As of this week, 19 turbines have been delivered to site, and nine have been erected. The project is scheduled for power testing in November and to be completed by the end of the year.
“Mortenson currently has 340 people working day in and day out to support this project,” said Choquette. “On behalf of the engineering and construction team, I wanted to say thanks landowners for your patience. I know it’s been tough with the rain and the roads, but we’re working hard to build the safest project possible.”
John Mayer, energy contract originator for Associated Electric Cooperative, Inc., said the wind farm is important to his company due to its low cost, high energy profile, financially sound developer and operator.
“Renewable energy has been a part of Associated’s energy resource mix for over a decade now,” he said. “A balanced energy portfolio is important to limit exposure to high wholesale energy costs from any particular energy source.

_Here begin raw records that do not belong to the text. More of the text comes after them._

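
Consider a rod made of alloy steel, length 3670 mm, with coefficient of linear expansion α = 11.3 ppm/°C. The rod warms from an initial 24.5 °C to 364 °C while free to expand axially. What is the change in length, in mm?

14.1 mm

ΔT = 364 − 24.5 = 339.5 K.
ΔL = α·L₀·ΔT = 11.3×10⁻⁶ × 3670 mm × 339.5 K = 14.1 mm.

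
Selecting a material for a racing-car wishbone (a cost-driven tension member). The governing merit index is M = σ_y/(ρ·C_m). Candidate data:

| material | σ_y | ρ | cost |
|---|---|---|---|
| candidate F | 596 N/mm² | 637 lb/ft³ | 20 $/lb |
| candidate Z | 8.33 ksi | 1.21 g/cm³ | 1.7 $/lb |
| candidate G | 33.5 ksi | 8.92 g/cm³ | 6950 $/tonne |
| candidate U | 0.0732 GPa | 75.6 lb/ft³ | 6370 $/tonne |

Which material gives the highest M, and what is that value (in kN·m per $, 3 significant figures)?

candidate Z, M = 12.7 kN·m per $

In SI units:
  candidate F: σ_y = 596.0 MPa, ρ = 10200 kg/m³, cost = 44.09 $/kg
  candidate Z: σ_y = 57.43 MPa, ρ = 1210 kg/m³, cost = 3.748 $/kg
  candidate G: σ_y = 231.0 MPa, ρ = 8920 kg/m³, cost = 6.950 $/kg
  candidate U: σ_y = 73.20 MPa, ρ = 1211 kg/m³, cost = 6.370 $/kg
  candidate Z: M = 12.7 kN·m per $
  candidate U: M = 9.49 kN·m per $
  candidate G: M = 3.73 kN·m per $
  candidate F: M = 1.32 kN·m per $
Candidate Z has the largest M.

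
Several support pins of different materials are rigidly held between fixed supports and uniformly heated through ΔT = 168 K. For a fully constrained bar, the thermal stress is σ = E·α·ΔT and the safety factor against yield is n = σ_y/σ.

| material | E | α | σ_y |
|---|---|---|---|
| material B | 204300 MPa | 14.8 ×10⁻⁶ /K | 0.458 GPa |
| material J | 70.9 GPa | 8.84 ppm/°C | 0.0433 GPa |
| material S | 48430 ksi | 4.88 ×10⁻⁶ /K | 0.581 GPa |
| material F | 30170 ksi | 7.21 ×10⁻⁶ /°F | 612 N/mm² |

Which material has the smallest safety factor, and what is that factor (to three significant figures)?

material J, n = 0.411

Per material, after unit conversion:
  material B: E = 204.3, α = 14.8, σ_y = 458.0 → σ = 508 MPa, n = 0.902
  material J: E = 70.90, α = 8.84, σ_y = 43.30 → σ = 105 MPa, n = 0.411
  material S: E = 333.9, α = 4.88, σ_y = 581.0 → σ = 274 MPa, n = 2.12
  material F: E = 208.0, α = 13.0, σ_y = 612.0 → σ = 454 MPa, n = 1.35
Smallest n: material J with n = 0.411.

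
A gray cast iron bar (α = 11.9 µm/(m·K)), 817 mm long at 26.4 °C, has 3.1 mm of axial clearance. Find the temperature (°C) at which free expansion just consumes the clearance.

345 °C

α·L₀·ΔT = 3.1 mm ⇒ ΔT = 3.1 / (11.9×10⁻⁶ × 817.0) = 318.9 K.
T = 26.4 + 318.9 = 345.3 °C.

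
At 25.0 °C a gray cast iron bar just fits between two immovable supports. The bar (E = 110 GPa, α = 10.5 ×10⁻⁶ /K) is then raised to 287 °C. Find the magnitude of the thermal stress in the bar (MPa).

ΔT = 262.0 K. Constrained thermal stress σ = E·α·ΔT = 110.0×10³ MPa × 10.5×10⁻⁶ × 262.0 = 303 MPa (compressive).

303 MPa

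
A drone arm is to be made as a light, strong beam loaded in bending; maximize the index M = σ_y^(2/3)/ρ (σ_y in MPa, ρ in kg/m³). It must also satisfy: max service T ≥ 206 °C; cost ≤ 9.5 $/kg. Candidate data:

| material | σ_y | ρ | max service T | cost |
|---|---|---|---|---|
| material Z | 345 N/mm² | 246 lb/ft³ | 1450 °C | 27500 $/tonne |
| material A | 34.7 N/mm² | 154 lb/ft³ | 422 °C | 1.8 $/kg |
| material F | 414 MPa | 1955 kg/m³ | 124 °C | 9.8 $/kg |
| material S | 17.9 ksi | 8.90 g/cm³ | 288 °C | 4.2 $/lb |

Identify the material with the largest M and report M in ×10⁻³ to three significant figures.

Screen on constraints: max service T ≥ 206 °C; cost ≤ 9.5 $/kg. Survivors: material A, material S.
Putting every candidate on a common basis:
  material A: σ_y = 34.70 MPa, ρ = 2467 kg/m³
  material S: σ_y = 123.4 MPa, ρ = 8900 kg/m³
  material A: M = 4.31×10⁻³
  material S: M = 2.79×10⁻³
Material A has the largest M.

material A, M = 4.31×10⁻³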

“Thank you for your efforts. These efforts contribute to our mission which is to provide clean, affordable, reliable energy to our member owners.”
Before the nearly 200 people at the dinner were bused to the turbine construction site located on 210th Street just west of Icon Road, Tenaska CEO and Vice Chairman Jerry Crouse spoke about his company.

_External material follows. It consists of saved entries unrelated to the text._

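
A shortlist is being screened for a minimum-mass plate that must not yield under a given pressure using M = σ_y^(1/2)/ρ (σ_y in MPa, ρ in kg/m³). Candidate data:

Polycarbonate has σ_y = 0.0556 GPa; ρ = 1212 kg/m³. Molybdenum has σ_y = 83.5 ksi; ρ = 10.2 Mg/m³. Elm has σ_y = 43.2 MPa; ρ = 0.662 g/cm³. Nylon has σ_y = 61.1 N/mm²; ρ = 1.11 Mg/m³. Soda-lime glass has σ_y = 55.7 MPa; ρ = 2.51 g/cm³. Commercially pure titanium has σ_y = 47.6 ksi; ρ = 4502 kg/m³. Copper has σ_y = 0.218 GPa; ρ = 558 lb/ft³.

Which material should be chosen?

elm

In SI units:
  polycarbonate: σ_y = 55.60 MPa, ρ = 1212 kg/m³
  molybdenum: σ_y = 575.7 MPa, ρ = 10200 kg/m³
  elm: σ_y = 43.20 MPa, ρ = 662.0 kg/m³
  nylon: σ_y = 61.10 MPa, ρ = 1110 kg/m³
  soda-lime glass: σ_y = 55.70 MPa, ρ = 2510 kg/m³
  commercially pure titanium: σ_y = 328.2 MPa, ρ = 4502 kg/m³
  copper: σ_y = 218.0 MPa, ρ = 8938 kg/m³
  elm: M = 9.93×10⁻³
  nylon: M = 7.04×10⁻³
  polycarbonate: M = 6.15×10⁻³
  commercially pure titanium: M = 4.02×10⁻³
  soda-lime glass: M = 2.97×10⁻³
  molybdenum: M = 2.35×10⁻³
  copper: M = 1.65×10⁻³
The maximum is for elm.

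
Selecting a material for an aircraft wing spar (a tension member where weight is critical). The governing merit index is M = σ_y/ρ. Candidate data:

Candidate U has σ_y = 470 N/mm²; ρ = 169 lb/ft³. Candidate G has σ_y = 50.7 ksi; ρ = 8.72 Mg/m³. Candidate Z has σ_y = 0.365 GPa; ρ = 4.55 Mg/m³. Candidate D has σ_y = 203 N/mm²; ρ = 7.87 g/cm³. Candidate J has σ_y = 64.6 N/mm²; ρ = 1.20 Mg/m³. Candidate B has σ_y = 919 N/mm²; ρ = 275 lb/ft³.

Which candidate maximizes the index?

After converting to SI:
  candidate U: σ_y = 470.0 MPa, ρ = 2707 kg/m³
  candidate G: σ_y = 349.6 MPa, ρ = 8720 kg/m³
  candidate Z: σ_y = 365.0 MPa, ρ = 4550 kg/m³
  candidate D: σ_y = 203.0 MPa, ρ = 7870 kg/m³
  candidate J: σ_y = 64.60 MPa, ρ = 1200 kg/m³
  candidate B: σ_y = 919.0 MPa, ρ = 4405 kg/m³
  candidate B: M = 209 kN·m/kg
  candidate U: M = 174 kN·m/kg
  candidate Z: M = 80.2 kN·m/kg
  candidate J: M = 53.8 kN·m/kg
  candidate G: M = 40.1 kN·m/kg
  candidate D: M = 25.8 kN·m/kg
Candidate B ranks first.

candidate B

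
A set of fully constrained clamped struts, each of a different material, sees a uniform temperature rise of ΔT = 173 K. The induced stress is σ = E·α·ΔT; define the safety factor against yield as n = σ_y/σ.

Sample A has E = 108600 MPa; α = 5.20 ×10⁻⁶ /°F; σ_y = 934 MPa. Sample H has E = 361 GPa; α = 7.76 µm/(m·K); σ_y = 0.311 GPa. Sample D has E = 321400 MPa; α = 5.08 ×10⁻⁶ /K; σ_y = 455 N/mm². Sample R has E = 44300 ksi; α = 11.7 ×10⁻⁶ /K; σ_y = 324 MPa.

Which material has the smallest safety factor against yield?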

Crouse said things have changed since his company’s founders created Tenaska, “We’ve got about 700 employees. This is the 18th project that we’ve done. We’re one of the largest gas marketers in North America. We’re one of the largest power marketers in North America and I’m proud to say we’re still privately held and employee owned.
“When we make a commitment we intend to follow through on that. We’ve made a commitment and we intend to follow through on it. We will do our best. It won’t always be perfect, but it’s great to see the activity here behind us.”
As he spoke, large construction vehicles were driven behind the tent as work continued on the wind farm.
“We’re booming right now with our wind generation,” said Crouse. “This is our only project right now that’s in full-fledged construction, but we’ve got three more that should be by the end of the year. … So we’re especially proud to celebrate this construction activity. It’s an impressive site.”
He explained that the company is a long-term owner and holds a 25-year contract with Associated Electric and that Tenaska intends to live up to the responsibilities to the company and landowners.
“We’re creating jobs,” said Crouse. “We’re generating tax revenue. We’re hoping that we’re spurring economic development. … We’re going to continue to strive to be a good neighbor and develop strong and lasting relationships. …
“That’s the Tenaska way,” he said. “We really want to live up to our word. We know you took a leap of faith in agreeing to lease your land for this project and we certainly appreciate it. It’s not lost on us. We’re going to work hard to fulfill the commitments that we’ve made.”